Ahh well. Still, it’s strange (to me) there are people who think wide-open user-supplied content is some amazing thing that will be what they dream it will be….on the Internet. Even pointing to things like that People app to rate people. Yeah, that’s great someone has one idea in mind about how it will work, but that’s not how it will be used.
Nothing damns an idiot like their own words. We need people like SXSW to hold events like this so that extremists can turn up, say their piece and watch how the middle of the bell curve reacts.
Niche platforms surround people with believers and enemies which feeds the extremism.
I’ve not seen anything do as a good a job of showing, say, Alex Jones, Nick Griffin or Lizard Squad, for what they really are than giving them a mainstream platform from which to hang themselves.

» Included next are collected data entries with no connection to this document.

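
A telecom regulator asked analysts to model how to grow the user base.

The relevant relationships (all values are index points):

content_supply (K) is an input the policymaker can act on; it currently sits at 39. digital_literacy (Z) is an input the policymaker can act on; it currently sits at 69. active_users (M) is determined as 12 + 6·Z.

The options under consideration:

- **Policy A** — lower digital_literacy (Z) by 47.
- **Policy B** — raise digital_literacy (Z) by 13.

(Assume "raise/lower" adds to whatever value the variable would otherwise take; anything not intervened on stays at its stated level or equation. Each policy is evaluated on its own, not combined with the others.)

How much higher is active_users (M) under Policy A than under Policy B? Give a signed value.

Policy A (Z − 47):
  Z = 69 − 47 = 22
  M = 12 + 6·22 = 144
Policy B (Z + 13):
  Z = 69 + 13 = 82
  M = 12 + 6·82 = 504
M: 144 − 504 = -360

-360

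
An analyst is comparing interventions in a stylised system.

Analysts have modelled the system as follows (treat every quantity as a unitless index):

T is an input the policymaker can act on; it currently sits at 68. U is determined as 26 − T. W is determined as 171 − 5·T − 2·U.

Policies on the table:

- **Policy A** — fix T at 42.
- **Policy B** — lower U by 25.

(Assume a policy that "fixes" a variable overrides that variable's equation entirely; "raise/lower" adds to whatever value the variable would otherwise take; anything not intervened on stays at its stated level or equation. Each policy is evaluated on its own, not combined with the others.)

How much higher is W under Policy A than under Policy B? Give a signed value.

28

Policy A (T := 42):
  T = 42
  U = 26 − 42 = -16
  W = 171 − 5·42 − 2·(-16) = -7
Policy B (U − 25):
  T = 68
  U = 26 − 68 (−25 from intervention) = -67
  W = 171 − 5·68 − 2·(-67) = -35
W: -7 − (-35) = 28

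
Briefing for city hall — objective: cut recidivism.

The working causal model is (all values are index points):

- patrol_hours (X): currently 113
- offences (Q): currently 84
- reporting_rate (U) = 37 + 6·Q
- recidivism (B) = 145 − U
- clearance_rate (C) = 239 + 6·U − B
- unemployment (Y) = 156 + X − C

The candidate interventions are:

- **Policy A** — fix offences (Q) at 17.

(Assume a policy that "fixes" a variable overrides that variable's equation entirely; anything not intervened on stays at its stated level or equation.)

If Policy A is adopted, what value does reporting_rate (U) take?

139

Policy A (Q := 17):
  Q = 17
  U = 37 + 6·17 = 139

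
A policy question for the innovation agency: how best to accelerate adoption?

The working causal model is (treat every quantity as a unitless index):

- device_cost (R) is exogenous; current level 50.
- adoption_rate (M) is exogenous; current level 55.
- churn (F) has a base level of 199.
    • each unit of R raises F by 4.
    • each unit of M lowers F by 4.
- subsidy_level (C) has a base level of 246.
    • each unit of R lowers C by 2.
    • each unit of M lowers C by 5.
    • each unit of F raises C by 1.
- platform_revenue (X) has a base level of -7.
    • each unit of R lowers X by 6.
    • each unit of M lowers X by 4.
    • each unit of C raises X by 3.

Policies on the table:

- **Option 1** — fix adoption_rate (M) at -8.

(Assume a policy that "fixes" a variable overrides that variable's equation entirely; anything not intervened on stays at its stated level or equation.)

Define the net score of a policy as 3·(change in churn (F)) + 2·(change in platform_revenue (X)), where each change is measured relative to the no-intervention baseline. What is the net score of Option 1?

4662

Baseline:
  R = 50
  M = 55
  F = 199 + 4·50 − 4·55 = 179
  C = 246 − 2·50 − 5·55 + 179 = 50
  X = -7 − 6·50 − 4·55 + 3·50 = -377
Option 1 (M := -8):
  R = 50
  M = -8
  F = 199 + 4·50 − 4·(-8) = 431
  C = 246 − 2·50 − 5·(-8) + 431 = 617
  X = -7 − 6·50 − 4·(-8) + 3·617 = 1576
ΔF = 431 − 179 = 252; ΔX = 1576 − (-377) = 1953
Score = 3·252 + 2·1953 = 4662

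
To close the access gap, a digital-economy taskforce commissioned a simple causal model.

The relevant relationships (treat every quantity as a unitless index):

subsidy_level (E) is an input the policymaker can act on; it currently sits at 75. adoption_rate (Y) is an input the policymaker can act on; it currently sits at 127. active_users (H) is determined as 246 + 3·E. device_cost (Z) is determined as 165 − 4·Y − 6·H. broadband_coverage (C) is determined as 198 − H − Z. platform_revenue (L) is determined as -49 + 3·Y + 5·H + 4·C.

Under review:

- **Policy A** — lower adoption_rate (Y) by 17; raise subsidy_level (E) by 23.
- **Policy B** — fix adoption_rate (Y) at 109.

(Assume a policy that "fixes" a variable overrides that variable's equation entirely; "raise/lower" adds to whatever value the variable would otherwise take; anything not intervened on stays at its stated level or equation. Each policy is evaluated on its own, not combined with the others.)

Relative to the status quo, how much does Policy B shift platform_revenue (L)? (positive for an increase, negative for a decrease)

Baseline:
  E = 75
  Y = 127
  H = 246 + 3·75 = 471
  Z = 165 − 4·127 − 6·471 = -3169
  C = 198 − 471 − (-3169) = 2896
  L = -49 + 3·127 + 5·471 + 4·2896 = 14271
Policy B (Y := 109):
  E = 75
  Y = 109
  H = 246 + 3·75 = 471
  Z = 165 − 4·109 − 6·471 = -3097
  C = 198 − 471 − (-3097) = 2824
  L = -49 + 3·109 + 5·471 + 4·2824 = 13929
Change in L: 13929 − 14271 = -342

-342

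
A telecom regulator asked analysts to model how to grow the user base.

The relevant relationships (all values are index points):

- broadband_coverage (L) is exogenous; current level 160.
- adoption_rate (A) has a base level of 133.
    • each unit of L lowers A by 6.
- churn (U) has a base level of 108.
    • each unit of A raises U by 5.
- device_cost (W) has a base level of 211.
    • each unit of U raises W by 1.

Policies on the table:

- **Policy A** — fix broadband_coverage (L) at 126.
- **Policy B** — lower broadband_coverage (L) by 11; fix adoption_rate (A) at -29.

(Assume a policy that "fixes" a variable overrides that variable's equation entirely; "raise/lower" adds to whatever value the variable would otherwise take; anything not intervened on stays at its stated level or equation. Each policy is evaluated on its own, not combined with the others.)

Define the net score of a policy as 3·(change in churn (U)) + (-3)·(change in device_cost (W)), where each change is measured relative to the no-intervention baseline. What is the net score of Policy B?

0

Baseline:
  L = 160
  A = 133 − 6·160 = -827
  U = 108 + 5·(-827) = -4027
  W = 211 + (-4027) = -3816
Policy B (L − 11, A := -29):
  L = 160 − 11 = 149
  A = -29
  U = 108 + 5·(-29) = -37
  W = 211 + (-37) = 174
ΔU = -37 − (-4027) = 3990; ΔW = 174 − (-3816) = 3990
Score = 3·3990 + (-3)·3990 = 0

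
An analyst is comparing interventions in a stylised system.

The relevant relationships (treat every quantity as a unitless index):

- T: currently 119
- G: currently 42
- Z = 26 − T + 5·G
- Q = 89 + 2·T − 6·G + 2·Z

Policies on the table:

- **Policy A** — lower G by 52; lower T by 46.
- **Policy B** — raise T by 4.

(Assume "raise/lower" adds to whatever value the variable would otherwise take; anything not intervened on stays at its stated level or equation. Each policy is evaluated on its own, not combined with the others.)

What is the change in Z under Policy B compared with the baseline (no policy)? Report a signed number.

-4

Baseline:
  T = 119
  G = 42
  Z = 26 − 119 + 5·42 = 117
Policy B (T + 4):
  T = 119 + 4 = 123
  G = 42
  Z = 26 − 123 + 5·42 = 113
Change in Z: 113 − 117 = -4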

What do those guys have to do with anything?
Irrational maniacs, bigoted douches, and arrogant blowhards are overwhelming all forms of discourse (including Congress). when the irrational use free speech to silence and intimidate the rational, it is a bad day for the first amendment. But the decision of the rational to self-censor if the face of this intimidation is the real problem. in order to prevail at anything, courage is required.
Time to eliminate those from society that makes such threats.
Or turn the entirety of your life/property/government over to anyone that threatens you.
Trolls are basically cowards. They say things in their posts that they would never say without the anonymity of the web. Threatening violence seems like standard practice for these misfits, but actually carrying out any violence would be extremely uncharacteristic of them. I think SXSW should not have let itself be intimidated.
Actually two people were recently arrested just before a Pokemon tournament with apparent plans to kill people
Looks like SXSW does not have the guts to stand up for what it (supposedly) believes in… sad.
As Mr Miyagi said in the Karate Kid movie series…”Best way to avoid punch, no be there.”
Sounds like SXSW has given in to the threat of mob rule. I don’t like censorship (or in this case, self-censorship) or intimidation. If the suffragettes had not taken a stand, would women have the vote yet in some countries? If someone in certain unstable parts of the world posts these views, the government calls them terrorists and sends in a drone to take them out. Is civilisation regressing, rather than progressing?
If these people are threatening violence towards others, (bodily harm or any otherwise), can’t the police get involved at that point?
If I understand the law correctly, it stops being free speech if you’re threatening someone and they truly believe that you intend to harm them.
Whether or not you actually intended to follow-through on your threat is irrelevant at that point, I think.